Auch Fahrradfahrer nutzen immer mehr, neben der Fahrradlampe auch eine Stirnlampe, mit der sie besser gesehen werden und selbst besser sehen.

Auch Wanderer finden in ihrem Rucksack noch Platz für eine Stirnlampe. Rettungskräfte der Bergwacht empfehlen eine Stirnlampe mitzunehmen, wenn man im Gebirge unterwegs ist.

Warum sind Pilotentaschen immer so ausgebeult?

Zugegeben, es ist nicht die praktische Art, eine Stirnlampe zu transportieren. Aber im Handgepäck von Piloten und Stewardessen findet sich die Stirnlampe für alle Fälle.

Dabei muss es sich nicht immer um einen Notfall handeln. Sie ist praktisch, wenn man schnell einmal ein bisschen mehr Licht braucht.

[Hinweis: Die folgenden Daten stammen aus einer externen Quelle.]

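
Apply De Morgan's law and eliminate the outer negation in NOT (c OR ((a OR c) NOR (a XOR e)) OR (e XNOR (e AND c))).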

Fluggäste z. B.  können mit einer Stirnlampe in der Nacht lesen, ohne die anderen Mitflieger zu belästigen.

Und warum geht einem Bootskapitän immer ein Licht auf?

Ein Bootskapitän sollte immer für alle Fälle gewappnet sein. Zur täglichen Inspektion ist die Stirnlampe ebenso geeignet, wie zum abendlichen Lesen, wo es an einer anderen Lichtquelle fehlt. Fällt alles aus, könnte man mit einer Stirnlampe sogar noch S.O.S. blinken.

Bei starkem Seegang, wo man beide Hände frei haben muss, bewährt sich die Stirnlampe, so dass man sie nicht mehr missen möchte.